The pop star recently released a polished Bae Watch-themed music video for Joyride lead single "SuperLove," and she's gearing up to launch an album she tells JET was inspired by "how people embrace music and how they listen to stuff and what they’re in to."
She also talks about being compared to Queen Bey.
"It’s obviously a lot of pressure because she’s an amazing artist but I think you can only just take it as a compliment," she says. "I think she’s an incredible woman that I definitely look up to in a lot of ways."
Yonce hasn't graced her presence just yet.
"I haven’t met her, but I’ve been to her show like five times. I opened up for her but I didn’t meet her. We shared a stage. And I worked with all her people – her dancers were my dancers and her choreographers were my choreographers, her tour manager is my tour manager but we’ve never crossed paths. But it’s gonna happen!"
JET mentions people fell in love with her for a sound, for a look. Wou recently tweeted: “I want to grow. I want to be better. We are made to grow. You either evolve or you disappear.”

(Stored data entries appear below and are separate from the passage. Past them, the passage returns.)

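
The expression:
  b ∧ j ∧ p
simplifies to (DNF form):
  b ∧ j ∧ p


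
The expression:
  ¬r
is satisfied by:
  {r: False}


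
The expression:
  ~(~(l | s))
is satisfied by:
  {l: True, s: True}
  {l: True, s: False}
  {s: True, l: False}


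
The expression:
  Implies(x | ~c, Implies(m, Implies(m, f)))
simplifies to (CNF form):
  (c | f | ~m) & (f | ~m | ~x)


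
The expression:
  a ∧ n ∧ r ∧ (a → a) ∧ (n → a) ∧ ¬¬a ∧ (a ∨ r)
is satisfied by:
  {r: True, a: True, n: True}


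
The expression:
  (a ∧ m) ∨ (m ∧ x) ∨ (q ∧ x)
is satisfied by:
  {a: True, q: True, m: True, x: True}
  {a: True, m: True, x: True, q: False}
  {q: True, m: True, x: True, a: False}
  {m: True, x: True, q: False, a: False}
  {q: True, m: True, a: True, x: False}
  {m: True, a: True, q: False, x: False}
  {a: True, q: True, x: True, m: False}
  {q: True, x: True, a: False, m: False}


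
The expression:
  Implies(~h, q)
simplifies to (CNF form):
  h | q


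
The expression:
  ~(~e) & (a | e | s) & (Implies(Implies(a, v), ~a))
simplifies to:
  e & (~a | ~v)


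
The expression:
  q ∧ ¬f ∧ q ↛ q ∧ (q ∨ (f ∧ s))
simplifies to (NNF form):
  False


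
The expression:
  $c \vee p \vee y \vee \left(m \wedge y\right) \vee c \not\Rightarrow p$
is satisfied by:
  {y: True, c: True, p: True}
  {y: True, c: True, p: False}
  {y: True, p: True, c: False}
  {y: True, p: False, c: False}
  {c: True, p: True, y: False}
  {c: True, p: False, y: False}
  {p: True, c: False, y: False}


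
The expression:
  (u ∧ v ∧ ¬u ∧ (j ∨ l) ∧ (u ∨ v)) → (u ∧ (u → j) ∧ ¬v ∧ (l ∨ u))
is always true.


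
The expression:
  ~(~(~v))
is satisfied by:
  {v: False}


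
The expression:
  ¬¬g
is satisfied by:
  {g: True}


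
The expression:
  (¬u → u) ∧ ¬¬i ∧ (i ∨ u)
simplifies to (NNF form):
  i ∧ u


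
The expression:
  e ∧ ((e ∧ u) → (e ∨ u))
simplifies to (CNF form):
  e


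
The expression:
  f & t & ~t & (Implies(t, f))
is never true.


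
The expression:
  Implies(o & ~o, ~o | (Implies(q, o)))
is always true.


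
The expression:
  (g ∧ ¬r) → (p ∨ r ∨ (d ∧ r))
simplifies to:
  p ∨ r ∨ ¬g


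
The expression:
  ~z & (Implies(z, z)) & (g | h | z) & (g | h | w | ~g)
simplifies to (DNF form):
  (g & ~z) | (h & ~z)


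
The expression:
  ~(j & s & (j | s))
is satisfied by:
  {s: False, j: False}
  {j: True, s: False}
  {s: True, j: False}


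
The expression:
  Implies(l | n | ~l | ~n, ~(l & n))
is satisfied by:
  {l: False, n: False}
  {n: True, l: False}
  {l: True, n: False}


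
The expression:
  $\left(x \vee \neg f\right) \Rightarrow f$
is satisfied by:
  {f: True}


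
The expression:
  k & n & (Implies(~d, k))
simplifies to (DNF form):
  k & n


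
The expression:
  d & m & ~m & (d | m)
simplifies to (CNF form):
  False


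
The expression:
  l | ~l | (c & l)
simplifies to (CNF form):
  True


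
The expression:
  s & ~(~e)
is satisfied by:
  {e: True, s: True}


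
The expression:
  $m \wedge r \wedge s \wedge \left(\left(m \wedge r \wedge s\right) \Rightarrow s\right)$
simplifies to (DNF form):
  $m \wedge r \wedge s$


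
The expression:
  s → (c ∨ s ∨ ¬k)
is always true.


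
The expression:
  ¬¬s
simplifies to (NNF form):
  s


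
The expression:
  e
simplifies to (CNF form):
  e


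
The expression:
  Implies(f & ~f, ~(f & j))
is always true.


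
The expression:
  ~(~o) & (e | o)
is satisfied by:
  {o: True}


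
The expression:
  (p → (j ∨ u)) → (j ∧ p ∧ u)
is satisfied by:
  {p: True, j: False, u: False}
  {p: True, u: True, j: True}


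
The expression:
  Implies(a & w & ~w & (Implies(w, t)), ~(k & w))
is always true.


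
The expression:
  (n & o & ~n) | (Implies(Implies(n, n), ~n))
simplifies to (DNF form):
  ~n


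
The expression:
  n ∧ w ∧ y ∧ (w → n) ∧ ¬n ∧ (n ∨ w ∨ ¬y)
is never true.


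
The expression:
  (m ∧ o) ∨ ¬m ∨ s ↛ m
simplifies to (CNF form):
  o ∨ ¬m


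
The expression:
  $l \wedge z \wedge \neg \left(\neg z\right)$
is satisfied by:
  {z: True, l: True}


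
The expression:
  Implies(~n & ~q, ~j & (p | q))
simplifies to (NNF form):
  n | q | (p & ~j)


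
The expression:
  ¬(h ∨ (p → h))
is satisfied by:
  {p: True, h: False}


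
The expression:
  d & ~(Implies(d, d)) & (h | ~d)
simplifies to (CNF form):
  False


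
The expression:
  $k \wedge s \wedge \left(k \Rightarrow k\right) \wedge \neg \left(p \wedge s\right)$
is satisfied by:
  {s: True, k: True, p: False}


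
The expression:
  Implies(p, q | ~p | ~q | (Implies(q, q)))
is always true.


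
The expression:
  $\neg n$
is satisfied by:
  {n: False}


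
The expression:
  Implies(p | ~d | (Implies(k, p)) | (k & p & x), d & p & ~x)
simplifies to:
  d & (k | p) & (~p | ~x)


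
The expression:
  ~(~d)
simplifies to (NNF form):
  d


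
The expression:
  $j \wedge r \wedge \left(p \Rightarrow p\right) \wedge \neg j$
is never true.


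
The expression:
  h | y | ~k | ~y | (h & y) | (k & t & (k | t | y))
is always true.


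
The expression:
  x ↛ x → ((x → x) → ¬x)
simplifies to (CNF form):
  True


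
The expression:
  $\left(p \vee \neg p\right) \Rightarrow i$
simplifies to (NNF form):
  $i$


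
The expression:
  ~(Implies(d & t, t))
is never true.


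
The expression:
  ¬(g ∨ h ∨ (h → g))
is never true.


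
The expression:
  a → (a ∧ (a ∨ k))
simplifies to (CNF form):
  True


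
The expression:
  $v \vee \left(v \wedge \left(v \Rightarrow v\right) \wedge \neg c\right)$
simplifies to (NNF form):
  $v$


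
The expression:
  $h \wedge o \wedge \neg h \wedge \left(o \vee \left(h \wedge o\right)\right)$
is never true.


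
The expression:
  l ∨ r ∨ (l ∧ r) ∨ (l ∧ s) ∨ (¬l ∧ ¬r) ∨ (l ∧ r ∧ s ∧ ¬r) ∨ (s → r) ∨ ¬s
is always true.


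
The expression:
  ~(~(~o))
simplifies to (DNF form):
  ~o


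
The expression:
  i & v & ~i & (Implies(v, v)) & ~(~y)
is never true.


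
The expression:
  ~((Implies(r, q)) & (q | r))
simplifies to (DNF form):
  ~q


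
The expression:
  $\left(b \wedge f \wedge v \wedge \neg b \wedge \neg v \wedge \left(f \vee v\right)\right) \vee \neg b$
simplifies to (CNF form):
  $\neg b$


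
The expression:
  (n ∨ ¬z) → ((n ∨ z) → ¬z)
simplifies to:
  ¬n ∨ ¬z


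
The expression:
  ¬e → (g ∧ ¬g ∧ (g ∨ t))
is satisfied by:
  {e: True}


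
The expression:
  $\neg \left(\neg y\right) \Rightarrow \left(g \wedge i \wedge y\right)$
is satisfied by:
  {i: True, g: True, y: False}
  {i: True, g: False, y: False}
  {g: True, i: False, y: False}
  {i: False, g: False, y: False}
  {i: True, y: True, g: True}


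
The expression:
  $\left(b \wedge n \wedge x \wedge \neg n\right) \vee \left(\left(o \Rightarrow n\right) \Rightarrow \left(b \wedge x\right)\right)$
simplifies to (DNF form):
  $\left(b \wedge x\right) \vee \left(o \wedge \neg n\right) \vee \left(b \wedge o \wedge x\right) \vee \left(b \wedge o \wedge \neg n\right) \vee \left(b \wedge x \wedge \neg n\right) \vee \left(o \wedge x \wedge \neg n\right) \vee \left(b \wedge o \wedge x \wedge \neg n\right)$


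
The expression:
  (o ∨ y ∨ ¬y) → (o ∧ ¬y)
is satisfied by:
  {o: True, y: False}


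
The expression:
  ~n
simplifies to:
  ~n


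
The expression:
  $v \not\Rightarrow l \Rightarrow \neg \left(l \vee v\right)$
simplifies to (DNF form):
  $l \vee \neg v$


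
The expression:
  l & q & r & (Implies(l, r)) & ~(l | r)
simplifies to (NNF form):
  False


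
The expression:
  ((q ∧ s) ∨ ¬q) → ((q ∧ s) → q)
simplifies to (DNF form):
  True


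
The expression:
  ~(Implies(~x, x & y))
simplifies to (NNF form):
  ~x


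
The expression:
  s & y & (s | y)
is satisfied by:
  {s: True, y: True}


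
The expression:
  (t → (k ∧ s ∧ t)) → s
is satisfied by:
  {t: True, s: True}
  {t: True, s: False}
  {s: True, t: False}


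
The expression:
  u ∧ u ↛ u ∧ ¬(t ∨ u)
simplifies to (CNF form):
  False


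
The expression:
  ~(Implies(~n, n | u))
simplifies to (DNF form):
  ~n & ~u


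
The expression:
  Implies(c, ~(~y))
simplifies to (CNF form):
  y | ~c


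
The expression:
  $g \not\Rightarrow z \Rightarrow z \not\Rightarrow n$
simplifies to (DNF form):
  $z \vee \neg g$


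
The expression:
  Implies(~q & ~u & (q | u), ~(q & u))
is always true.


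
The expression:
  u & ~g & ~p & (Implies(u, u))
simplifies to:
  u & ~g & ~p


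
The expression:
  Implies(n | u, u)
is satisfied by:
  {u: True, n: False}
  {n: False, u: False}
  {n: True, u: True}


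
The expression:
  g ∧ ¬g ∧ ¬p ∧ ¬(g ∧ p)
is never true.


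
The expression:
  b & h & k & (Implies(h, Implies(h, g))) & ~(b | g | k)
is never true.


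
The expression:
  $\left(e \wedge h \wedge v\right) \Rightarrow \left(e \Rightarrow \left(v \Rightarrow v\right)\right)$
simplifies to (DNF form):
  $\text{True}$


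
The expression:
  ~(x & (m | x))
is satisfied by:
  {x: False}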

"I think that’s a challenge that all artists face because, yes, initially people do love you for a particular reason, whether it be a song or something that really inspired them. But as a creative person, we’re always being inspired by new things. We’re always evolving and changing and growing as people too, everyone grows and evolves, and to expect someone to stay the same for their entire life, or their entire career, is pretty simple minded honestly. So as much as yes, you do have to cater to the fans that have been there from the beginning, you also hope that they have enough sophistication to grow and evolve with you, and if not then perhaps you just gain new fans. But as a human being, and as a creative person, there’s always an evolutionary process happening."
She also details the evolution of the forthcoming album.
"On this album I think there is some because I have traveled the world and I’ve seen so many new cultures. I’ve seen how people embrace music and how they listen to stuff and what they’re in to," she says. "I think it’s opened my eyes to even breaking down the genre barriers even more, like maybe even stepping outside even more of what people think what R&B is and pushing those boundaries. That’s been really important to me. To make people question what genre is this? Where does this fit?’ That’s been important to me with this album."